La Libye est certainement un exemple clair. Sarkozy a immédiatement envoyé ses avions en Libye et ce n'était pas une action coordonnée et consensuelle dans la ligne de la stratégie européenne interne. C'est un exemple parfait, et nous savons quelles ont été les conséquences ultérieures de tout ce qui s'est passé avec le Premier Arabe. C'est donc le devoir que nous devons faire. Nous devons analyser quelle est la véritable politique stratégique que les institutions européennes et l'Europe dans son ensemble doivent suivre, car si nous ne la définissons pas, chacun ira dans une direction et, en fin de compte, nous aurons tendance à avoir une « maison sans balai ». 

L'isolationnisme de Trump, malgré l'élection de Biden, n'a pas disparu, mais c'est une tendance politique aux États-Unis qui s'est développée au fil des ans et qui est très forte, et à l'aile gauche du parti démocrate cet isolationnisme est très puissant, et n'oublions pas que les résultats de Bernie Sanders et Kamala Harris ne sont pas loin de là. De plus, Biden est le plus ancien candidat démocrate à s'être jamais présenté à une élection. L'avenir vital du président Biden est conditionné par son âge, et l'alternative politique qui lui est offerte au sein de son propre parti n'est peut-être pas exactement la même que la sienne. À l'heure actuelle, si l'Europe n'est pas capable de parier sur sa propre autonomie en matière de défense, c'est très risqué. Nous avons vécu pendant quatre ans avec un président (Trump) qui a d'abord dit qu'il voulait réduire les dépenses de l'OTAN et cela a été un peu contenu, mais c'est quelque chose qui est venu pour rester. Et nous, Européens, devons être conscients d'assumer nos propres dépenses de défense.
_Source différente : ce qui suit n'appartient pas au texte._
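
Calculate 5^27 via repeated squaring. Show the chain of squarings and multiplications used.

Computing 5^27 by squaring (build up from 5^1; each line after the first costs one multiplication):

5^1 = 5
5^2 = (5^1)^2 = 5^2 = 25
5^3 = 5 * 5^2 = 5 * 25 = 125
5^6 = (5^3)^2 = 125^2 = 15625
5^12 = (5^6)^2 = 15625^2 = 244140625
5^13 = 5 * 5^12 = 5 * 244140625 = 1220703125
5^26 = (5^13)^2 = 1220703125^2 = 1490116119384765625
5^27 = 5 * 5^26 = 5 * 1490116119384765625 = 7450580596923828125

Result: 7450580596923828125
Multiplications needed: 7 (7 lines after 5^1)

5^27 = 7450580596923828125. Using exponentiation by squaring, this requires 7 multiplications. The key idea: if the exponent is even, square the half-power; if odd, multiply by the base once.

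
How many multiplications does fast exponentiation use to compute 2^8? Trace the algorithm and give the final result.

Computing 2^8 by squaring (build up from 2^1; each line after the first costs one multiplication):

2^1 = 2
2^2 = (2^1)^2 = 2^2 = 4
2^4 = (2^2)^2 = 4^2 = 16
2^8 = (2^4)^2 = 16^2 = 256

Result: 256
Multiplications needed: 3 (3 lines after 2^1)

2^8 = 256. Using exponentiation by squaring, this requires 3 multiplications. The key idea: if the exponent is even, square the half-power; if odd, multiply by the base once.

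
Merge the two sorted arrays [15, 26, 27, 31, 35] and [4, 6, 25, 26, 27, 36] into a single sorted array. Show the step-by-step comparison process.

Merging process:

Compare 15 vs 4: take 4 from right. Merged: [4]
Compare 15 vs 6: take 6 from right. Merged: [4, 6]
Compare 15 vs 25: take 15 from left. Merged: [4, 6, 15]
Compare 26 vs 25: take 25 from right. Merged: [4, 6, 15, 25]
Compare 26 vs 26: take 26 from left. Merged: [4, 6, 15, 25, 26]
Compare 27 vs 26: take 26 from right. Merged: [4, 6, 15, 25, 26, 26]
Compare 27 vs 27: take 27 from left. Merged: [4, 6, 15, 25, 26, 26, 27]
Compare 31 vs 27: take 27 from right. Merged: [4, 6, 15, 25, 26, 26, 27, 27]
Compare 31 vs 36: take 31 from left. Merged: [4, 6, 15, 25, 26, 26, 27, 27, 31]
Compare 35 vs 36: take 35 from left. Merged: [4, 6, 15, 25, 26, 26, 27, 27, 31, 35]
Append remaining from right: [36]. Merged: [4, 6, 15, 25, 26, 26, 27, 27, 31, 35, 36]

Final merged array: [4, 6, 15, 25, 26, 26, 27, 27, 31, 35, 36]
Total comparisons: 10

The merged array is [4, 6, 15, 25, 26, 26, 27, 27, 31, 35, 36], requiring 10 comparisons. The merge step runs in O(n) time where n is the total number of elements.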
Il n'y a aucun doute à ce sujet. L'Espagne, comme d'autres pays membres, était un pays qui ne faisait pas ses devoirs, précisément dans l'engagement de deux pour cent de son budget. 
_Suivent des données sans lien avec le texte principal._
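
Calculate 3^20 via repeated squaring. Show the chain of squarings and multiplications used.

Computing 3^20 by squaring (build up from 3^1; each line after the first costs one multiplication):

3^1 = 3
3^2 = (3^1)^2 = 3^2 = 9
3^4 = (3^2)^2 = 9^2 = 81
3^5 = 3 * 3^4 = 3 * 81 = 243
3^10 = (3^5)^2 = 243^2 = 59049
3^20 = (3^10)^2 = 59049^2 = 3486784401

Result: 3486784401
Multiplications needed: 5 (5 lines after 3^1)

3^20 = 3486784401. Using exponentiation by squaring, this requires 5 multiplications. The key idea: if the exponent is even, square the half-power; if odd, multiply by the base once.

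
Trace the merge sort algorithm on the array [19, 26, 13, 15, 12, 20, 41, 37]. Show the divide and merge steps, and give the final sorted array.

Merge sort trace:

Split: [19, 26, 13, 15, 12, 20, 41, 37] -> [19, 26, 13, 15] and [12, 20, 41, 37]
  Split: [19, 26, 13, 15] -> [19, 26] and [13, 15]
    Split: [19, 26] -> [19] and [26]
    Merge: [19] + [26] -> [19, 26]
    Split: [13, 15] -> [13] and [15]
    Merge: [13] + [15] -> [13, 15]
  Merge: [19, 26] + [13, 15] -> [13, 15, 19, 26]
  Split: [12, 20, 41, 37] -> [12, 20] and [41, 37]
    Split: [12, 20] -> [12] and [20]
    Merge: [12] + [20] -> [12, 20]
    Split: [41, 37] -> [41] and [37]
    Merge: [41] + [37] -> [37, 41]
  Merge: [12, 20] + [37, 41] -> [12, 20, 37, 41]
Merge: [13, 15, 19, 26] + [12, 20, 37, 41] -> [12, 13, 15, 19, 20, 26, 37, 41]

Final sorted array: [12, 13, 15, 19, 20, 26, 37, 41]

The merge sort proceeds by recursively splitting the array and merging sorted halves.
After all merges, the sorted array is [12, 13, 15, 19, 20, 26, 37, 41].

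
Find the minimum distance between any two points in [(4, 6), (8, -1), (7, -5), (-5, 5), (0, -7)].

Computing all pairwise distances among 5 points:

d((4, 6), (8, -1)) = 8.0623
d((4, 6), (7, -5)) = 11.4018
d((4, 6), (-5, 5)) = 9.0554
d((4, 6), (0, -7)) = 13.6015
d((8, -1), (7, -5)) = 4.1231 <-- minimum
d((8, -1), (-5, 5)) = 14.3178
d((8, -1), (0, -7)) = 10.0
d((7, -5), (-5, 5)) = 15.6205
d((7, -5), (0, -7)) = 7.2801
d((-5, 5), (0, -7)) = 13.0

Closest pair: (8, -1) and (7, -5) with distance 4.1231

The closest pair is (8, -1) and (7, -5) with Euclidean distance 4.1231. For 5 points, brute-force pairwise comparison is shown above. For large n, the divide-and-conquer algorithm (sort by x, recurse on halves, check the dividing strip) achieves O(n log n).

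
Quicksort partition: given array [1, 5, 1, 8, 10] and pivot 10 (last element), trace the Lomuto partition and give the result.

Lomuto partition with pivot = 10:

Initial array: [1, 5, 1, 8, 10]

arr[0]=1 <= 10: swap with position 0, array becomes [1, 5, 1, 8, 10]
arr[1]=5 <= 10: swap with position 1, array becomes [1, 5, 1, 8, 10]
arr[2]=1 <= 10: swap with position 2, array becomes [1, 5, 1, 8, 10]
arr[3]=8 <= 10: swap with position 3, array becomes [1, 5, 1, 8, 10]

Place pivot at position 4: [1, 5, 1, 8, 10]
Pivot position: 4

After partitioning with pivot 10, the array becomes [1, 5, 1, 8, 10]. The pivot is placed at index 4. All elements to the left of the pivot are <= 10, and all elements to the right are > 10.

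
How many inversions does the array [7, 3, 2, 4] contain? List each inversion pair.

Finding inversions in [7, 3, 2, 4]:

(0, 1): arr[0]=7 > arr[1]=3
(0, 2): arr[0]=7 > arr[2]=2
(0, 3): arr[0]=7 > arr[3]=4
(1, 2): arr[1]=3 > arr[2]=2

Total inversions: 4

The array has 4 inversion(s): (0,1), (0,2), (0,3), (1,2). Each pair (i,j) satisfies i < j and arr[i] > arr[j].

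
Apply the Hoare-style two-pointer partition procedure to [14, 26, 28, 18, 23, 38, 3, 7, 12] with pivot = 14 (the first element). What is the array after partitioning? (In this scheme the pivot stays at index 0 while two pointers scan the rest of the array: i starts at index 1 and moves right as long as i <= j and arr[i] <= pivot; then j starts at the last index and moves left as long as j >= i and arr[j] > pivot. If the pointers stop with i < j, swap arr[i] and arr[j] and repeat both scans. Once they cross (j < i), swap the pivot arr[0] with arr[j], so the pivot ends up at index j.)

Hoare-style two-pointer partition with pivot = 14:

Initial array: [14, 26, 28, 18, 23, 38, 3, 7, 12]

Pointers start at i = 1, j = 8.
i stops at index 1 (arr[1]=26 > 14), j stops at index 8 (arr[8]=12 <= 14): swap arr[1] and arr[8], array becomes [14, 12, 28, 18, 23, 38, 3, 7, 26]
i stops at index 2 (arr[2]=28 > 14), j stops at index 7 (arr[7]=7 <= 14): swap arr[2] and arr[7], array becomes [14, 12, 7, 18, 23, 38, 3, 28, 26]
i stops at index 3 (arr[3]=18 > 14), j stops at index 6 (arr[6]=3 <= 14): swap arr[3] and arr[6], array becomes [14, 12, 7, 3, 23, 38, 18, 28, 26]
i ends at 4, j ends at 3: the pointers have crossed (j < i), so scanning stops.

Swap pivot arr[0] with arr[3] to place pivot at position 3: [3, 12, 7, 14, 23, 38, 18, 28, 26]
Pivot position: 3

After partitioning with pivot 14, the array becomes [3, 12, 7, 14, 23, 38, 18, 28, 26]. The pivot is placed at index 3. All elements to the left of the pivot are <= 14, and all elements to the right are > 14.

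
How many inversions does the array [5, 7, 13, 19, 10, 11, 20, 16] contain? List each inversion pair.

Finding inversions in [5, 7, 13, 19, 10, 11, 20, 16]:

(2, 4): arr[2]=13 > arr[4]=10
(2, 5): arr[2]=13 > arr[5]=11
(3, 4): arr[3]=19 > arr[4]=10
(3, 5): arr[3]=19 > arr[5]=11
(3, 7): arr[3]=19 > arr[7]=16
(6, 7): arr[6]=20 > arr[7]=16

Total inversions: 6

The array has 6 inversion(s): (2,4), (2,5), (3,4), (3,5), (3,7), (6,7). Each pair (i,j) satisfies i < j and arr[i] > arr[j].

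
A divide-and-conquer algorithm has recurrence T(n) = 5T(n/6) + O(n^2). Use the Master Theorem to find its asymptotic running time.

Master Theorem for T(n) = 5T(n/6) + O(n^2):

a = 5, b = 6, c = 2
log_b(a) = log_6(5) = 0.8982

Case 3: c = 2 > log_6(5) = 0.8982
T(n) = O(n^2) = O(n^2)

For T(n) = 5T(n/6) + O(n^2): log_6(5) = 0.8982. This is Case 3 of the Master Theorem (c > log_b(a), work dominated by root), giving O(n^2).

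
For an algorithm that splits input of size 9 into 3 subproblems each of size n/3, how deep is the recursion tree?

For divide and conquer with division factor 3:

Problem sizes at each level:
Level 0: 9
Level 1: 3
Level 2: 1

The root is level 0 and the size-1 base case is level 2 (the tree spans levels 0 through 2, i.e. 3 levels counting the root), so the depth is the number of divisions: log_3(9) = 2

The recursion tree depth is log_3(9) = 2. At each level, the problem size is divided by 3, so it takes 2 divisions to reduce to a base case of size 1. The algorithm makes 3 recursive calls at each level.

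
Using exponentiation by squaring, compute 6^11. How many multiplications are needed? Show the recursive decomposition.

Computing 6^11 by squaring (build up from 6^1; each line after the first costs one multiplication):

6^1 = 6
6^2 = (6^1)^2 = 6^2 = 36
6^4 = (6^2)^2 = 36^2 = 1296
6^5 = 6 * 6^4 = 6 * 1296 = 7776
6^10 = (6^5)^2 = 7776^2 = 60466176
6^11 = 6 * 6^10 = 6 * 60466176 = 362797056

Result: 362797056
Multiplications needed: 5 (5 lines after 6^1)

6^11 = 362797056. Using exponentiation by squaring, this requires 5 multiplications. The key idea: if the exponent is even, square the half-power; if odd, multiply by the base once.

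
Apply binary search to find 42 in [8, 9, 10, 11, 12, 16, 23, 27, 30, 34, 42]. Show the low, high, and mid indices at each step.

Binary search for 42 in [8, 9, 10, 11, 12, 16, 23, 27, 30, 34, 42]:

lo=0, hi=10, mid=5, arr[mid]=16 -> 16 < 42, search right half
lo=6, hi=10, mid=8, arr[mid]=30 -> 30 < 42, search right half
lo=9, hi=10, mid=9, arr[mid]=34 -> 34 < 42, search right half
lo=10, hi=10, mid=10, arr[mid]=42 -> Found target at index 10!

Binary search finds 42 at index 10 after 4 comparisons. The search repeatedly halves the search space by comparing with the middle element.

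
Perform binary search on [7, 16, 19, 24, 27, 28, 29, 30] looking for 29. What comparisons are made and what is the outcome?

Binary search for 29 in [7, 16, 19, 24, 27, 28, 29, 30]:

lo=0, hi=7, mid=3, arr[mid]=24 -> 24 < 29, search right half
lo=4, hi=7, mid=5, arr[mid]=28 -> 28 < 29, search right half
lo=6, hi=7, mid=6, arr[mid]=29 -> Found target at index 6!

Binary search finds 29 at index 6 after 3 comparisons. The search repeatedly halves the search space by comparing with the middle element.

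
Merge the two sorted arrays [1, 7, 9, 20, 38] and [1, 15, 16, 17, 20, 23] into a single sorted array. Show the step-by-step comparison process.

Merging process:

Compare 1 vs 1: take 1 from left. Merged: [1]
Compare 7 vs 1: take 1 from right. Merged: [1, 1]
Compare 7 vs 15: take 7 from left. Merged: [1, 1, 7]
Compare 9 vs 15: take 9 from left. Merged: [1, 1, 7, 9]
Compare 20 vs 15: take 15 from right. Merged: [1, 1, 7, 9, 15]
Compare 20 vs 16: take 16 from right. Merged: [1, 1, 7, 9, 15, 16]
Compare 20 vs 17: take 17 from right. Merged: [1, 1, 7, 9, 15, 16, 17]
Compare 20 vs 20: take 20 from left. Merged: [1, 1, 7, 9, 15, 16, 17, 20]
Compare 38 vs 20: take 20 from right. Merged: [1, 1, 7, 9, 15, 16, 17, 20, 20]
Compare 38 vs 23: take 23 from right. Merged: [1, 1, 7, 9, 15, 16, 17, 20, 20, 23]
Append remaining from left: [38]. Merged: [1, 1, 7, 9, 15, 16, 17, 20, 20, 23, 38]

Final merged array: [1, 1, 7, 9, 15, 16, 17, 20, 20, 23, 38]
Total comparisons: 10

The merged array is [1, 1, 7, 9, 15, 16, 17, 20, 20, 23, 38], requiring 10 comparisons. The merge step runs in O(n) time where n is the total number of elements.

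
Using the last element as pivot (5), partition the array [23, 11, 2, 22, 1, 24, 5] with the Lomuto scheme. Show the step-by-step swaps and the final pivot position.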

On a parlé de la création de l'Eurocorps et de l'armée européenne et c'est très bien et nous devrions continuer à progresser vers cet objectif, mais nous devrions d'abord nous mettre d'accord sur notre stratégie de politique étrangère, car sinon vous pouvez avoir une magnifique armée européenne mais les ordres de l'état-major général varieraient selon que le chef de cet État est français, belge, espagnol ou allemand. C'est donc un risque que nous devons prendre en compte. 

En ce qui concerne l'âge du président, nous pouvons continuer à étudier cette question plus en profondeur ici. Tout d'abord, la victoire de Biden lors des primaires est très importante pour la stabilité car, dans ce cas, ce que Biden a fait, c'est de coincer le côté le plus extrémiste et le plus puissant de toute la zone démocratique, en assurant une aile plus « conservatrice-démocratique » dans son large éventail de possibilités. Cela nous a assuré d'une présidence plus favorable aux intérêts que nous pourrions avoir avec l'Europe. Mais il se peut qu'un président laisse le relais pendant la législature à un vice-président, qui a trois options : suivre une ligne de continuité que le président a établie. Le vice-président n'a que des fonctions institutionnelles et protocolaires, et non exécutives. En outre, le vice-président est président du Sénat, il n'a donc aucune possibilité d'agir au niveau de l'exécutif. Mais si c'était dans les premières années de la législature, Kamala pourrait avoir sa propre ligne. 

Ce nouveau gouvernement va être un gouvernement qui, pour la première fois, aura un vice-président et qui pourra laisser des inconnues en raison de l'âge du président.